Ms Bligh said banks’ hardship responses could include giving borrowers more time with further deferrals, or waiving of credit card debts in exceptional and compassionate cases. She said that banks worked with customers for several months before more formal processes were started.
“I think there’s this looming sense that on the 31st of March, if you’ve had a deferral and it’s expired, you’re going to fall off a cliff. It’s just not how it happens, there are several months of working with a customer,” she said.
“No one is going to wake up on the 1st of April to have their house foreclosed on.”
Banks have also launched an online financial assistance hub advising customers of their options, and the processes banks follow in dealing with customers struggling with repayments.

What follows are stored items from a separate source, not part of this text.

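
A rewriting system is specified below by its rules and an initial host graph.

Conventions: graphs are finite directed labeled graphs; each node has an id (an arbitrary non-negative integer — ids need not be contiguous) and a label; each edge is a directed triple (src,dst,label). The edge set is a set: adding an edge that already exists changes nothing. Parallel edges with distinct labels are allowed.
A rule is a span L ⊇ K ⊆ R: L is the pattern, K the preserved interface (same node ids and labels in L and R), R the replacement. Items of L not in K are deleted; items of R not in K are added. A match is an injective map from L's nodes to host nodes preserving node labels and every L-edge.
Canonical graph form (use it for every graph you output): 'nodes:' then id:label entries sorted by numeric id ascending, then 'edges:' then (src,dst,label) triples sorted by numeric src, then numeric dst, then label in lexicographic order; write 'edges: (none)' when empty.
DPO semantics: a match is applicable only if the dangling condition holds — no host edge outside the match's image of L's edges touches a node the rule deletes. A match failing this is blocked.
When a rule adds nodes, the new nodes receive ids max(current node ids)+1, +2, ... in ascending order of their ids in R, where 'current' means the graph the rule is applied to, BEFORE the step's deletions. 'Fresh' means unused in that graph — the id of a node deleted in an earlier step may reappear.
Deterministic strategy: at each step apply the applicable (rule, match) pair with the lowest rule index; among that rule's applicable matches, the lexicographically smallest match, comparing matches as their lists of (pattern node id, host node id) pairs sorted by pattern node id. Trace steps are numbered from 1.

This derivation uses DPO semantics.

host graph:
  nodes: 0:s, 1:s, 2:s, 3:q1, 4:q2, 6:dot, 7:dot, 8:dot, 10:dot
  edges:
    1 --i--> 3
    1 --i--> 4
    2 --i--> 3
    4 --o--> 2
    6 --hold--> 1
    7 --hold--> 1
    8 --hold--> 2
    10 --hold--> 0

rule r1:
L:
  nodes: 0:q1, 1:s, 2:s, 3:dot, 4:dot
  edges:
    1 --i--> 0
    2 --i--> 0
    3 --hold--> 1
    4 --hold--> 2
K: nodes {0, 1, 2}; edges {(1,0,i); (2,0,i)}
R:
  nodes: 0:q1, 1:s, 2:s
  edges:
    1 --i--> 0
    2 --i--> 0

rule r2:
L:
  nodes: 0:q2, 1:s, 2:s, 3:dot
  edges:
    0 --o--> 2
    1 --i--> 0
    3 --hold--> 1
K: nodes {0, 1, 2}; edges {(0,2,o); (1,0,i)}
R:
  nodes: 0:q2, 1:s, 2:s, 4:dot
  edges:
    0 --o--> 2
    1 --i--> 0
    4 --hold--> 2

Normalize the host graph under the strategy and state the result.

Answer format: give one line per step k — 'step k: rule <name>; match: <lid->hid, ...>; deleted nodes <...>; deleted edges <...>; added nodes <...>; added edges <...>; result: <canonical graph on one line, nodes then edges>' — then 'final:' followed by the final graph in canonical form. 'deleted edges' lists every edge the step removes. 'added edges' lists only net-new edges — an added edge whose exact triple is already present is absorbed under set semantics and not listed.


step 1: rule r1; match: 0->3, 1->1, 2->2, 3->6, 4->8; deleted nodes 6, 8; deleted edges (6,1,hold); (8,2,hold); added nodes (none); added edges (none); result: nodes: 0:s, 1:s, 2:s, 3:q1, 4:q2, 7:dot, 10:dot edges: (1,3,i); (1,4,i); (2,3,i); (4,2,o); (7,1,hold); (10,0,hold)
step 2: rule r2; match: 0->4, 1->1, 2->2, 3->7; deleted nodes 7; deleted edges (7,1,hold); added nodes 11; added edges (11,2,hold); result: nodes: 0:s, 1:s, 2:s, 3:q1, 4:q2, 10:dot, 11:dot edges: (1,3,i); (1,4,i); (2,3,i); (4,2,o); (10,0,hold); (11,2,hold)
final:
nodes: 0:s, 1:s, 2:s, 3:q1, 4:q2, 10:dot, 11:dot
edges: (1,3,i); (1,4,i); (2,3,i); (4,2,o); (10,0,hold); (11,2,hold)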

Ms Bligh said that previously, how banks dealt with customers in hardship had been a “a bit of a black box,” and COVID had prompted the industry to be more open with customers.
“It would be fair to say it’s been a pretty opaque process and we’ve never gone through the exercise of aligning it across the industry so that no matter who you bank with, you’re going to get dealt with in a very similar way,” Ms Bligh said.
“It’s about being very candid with customers on both the upside and the downside.”